We’re always a bit distrustful of any album that starts with an overture, just like Lissie‘s does. There’s always a sense of the grandiose and pretentious there, a setting of scene that might be best served elsewhere. My Wild West begins with that same problem – it’s opening, like its title, suggests drama on a cinematic scale, a notion that fades a bit too quickly.
Opening with Hollywood and Wild West is probably not the best decision for this album. They’re far from Lissie’s best work, plodding pieces that descend too close to overwrought balladry, lacking the punch and verve we’ve come to associate with her. It’s well over halfway through the album before there’s a discernible chart-bothering banger (Don’t You Give Up On Me, just FYI – A+ Maurus gold).

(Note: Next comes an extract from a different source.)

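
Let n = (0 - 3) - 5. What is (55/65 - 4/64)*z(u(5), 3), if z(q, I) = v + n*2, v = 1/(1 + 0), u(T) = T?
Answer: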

Lissie’s Wild West, it seems, is more the aftermath of a battle, a deserted landscape that sees her roaming in search of herself and remnants of the past. Unfortunately, it’s wrapped in a sort of been-there feel with the Sia school of over-emotiong, and like a knock-off Western that wraps its philosophies in staid old phrases. Hero, for example, lives up to it’s familiar title with lines like “I could have been a hero, I could have been a zero, I could have been all these things… I could have had something. I could have had nothing, I could have had all these things.” Well, quite – if Lissie had been sharper on the draw, this wouldn’t seem like such an arid wasteland.